Von Abchasien wurde diese Lösung freilich immer abgelehnt. War die abtrünnige Provinz doch der Meinung, die eigene Unabhängigkeit hart erkämpft zu haben. Tatsächlich dürfte der zweijährige Sezessionskrieg zwischen Abchasien und Georgien an die 8.000 Todesopfer gefordert haben. Die Nichtregierungsorganisation Human Rights Watch (HRW) geht von je 4.000 Toten auf beiden Seiten aus. Eine Viertelmillion Menschen waren bis zur Unterzeichnung des Waffenstillstands im Mai 1994 zu Flüchtlingen geworden - Abchasien hat heute in etwa gleich viele Einwohner.

15 Jahre stand Abchasien in der Folge unter internationaler Beobachtung. Russland entsandte im Rahmen einer Friedensmission der Gemeinschaft Unabhängiger Staaten (GUS) rund 1.500 Soldaten in die Region. Als es im August 2008 zu bewaffneten Auseinandersetzungen zwischen Georgien und der ebenfalls abtrünnigen Provinz Südossetien kam, griff Russland nicht nur auf der Seite Südossetiens in den Konflikt ein, sondern stockte seine Truppen in Abchasien auf über 9.000 Mann auf. Innerhalb weniger Tage verlor Georgien jegliche Kontrolle über Südossetien und Abchasien. Kurz darauf erkannte Russland Abchasien als unabhängige Republik an.

Großer Bruder Russland

Bis heute folgten mit Nicaragua, Venezuela, Tuvalu und Nauru - im Gegenzug für russische Finanzhilfe - lediglich vier weitere UNO-Mitgliedsstaaten dem russischen Beispiel. Dementsprechend isoliert steht Abchasien auf der internationalen Bühne. Das hat das Land allerdings nicht davon abgehalten, mit finanzkräftiger russischer Hilfe ein verhältnismäßig funktionierendes Staatswesen aufzubauen. Nachdem es in den Jahren zuvor immer wieder zu Unstimmigkeiten gekommen war, beurteilten internationale Beobachter die jüngsten Präsidentenwahlen im Jahr 2011 sogar als weitestgehend demokratisch.

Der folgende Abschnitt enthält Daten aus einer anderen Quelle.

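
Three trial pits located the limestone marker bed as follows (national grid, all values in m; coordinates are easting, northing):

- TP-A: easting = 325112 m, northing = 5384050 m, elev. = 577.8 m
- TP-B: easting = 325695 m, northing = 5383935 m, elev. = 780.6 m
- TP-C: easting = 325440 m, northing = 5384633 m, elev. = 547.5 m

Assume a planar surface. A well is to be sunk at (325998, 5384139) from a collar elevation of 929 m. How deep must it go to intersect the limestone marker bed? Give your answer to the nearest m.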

Sowohl wirtschaftlich als auch politisch ist Abchasien aber nach wie vor von Moskau abhängig. Wie sich ein möglicher Staatsstreich in der abtrünnigen Provinz auf die Beziehungen zum großen Nachbarn auswirken wird, ist im Moment offen. Tatsächlich wird aber auch eine neue Führung in Abchasien nicht auf die russische Unterstützung verzichten können. Dafür sorgt schon allein Georgien, das seine Besitzansprüche auf den Landstrich an der Schwarzmeer-Küste noch immer aufrechterhält.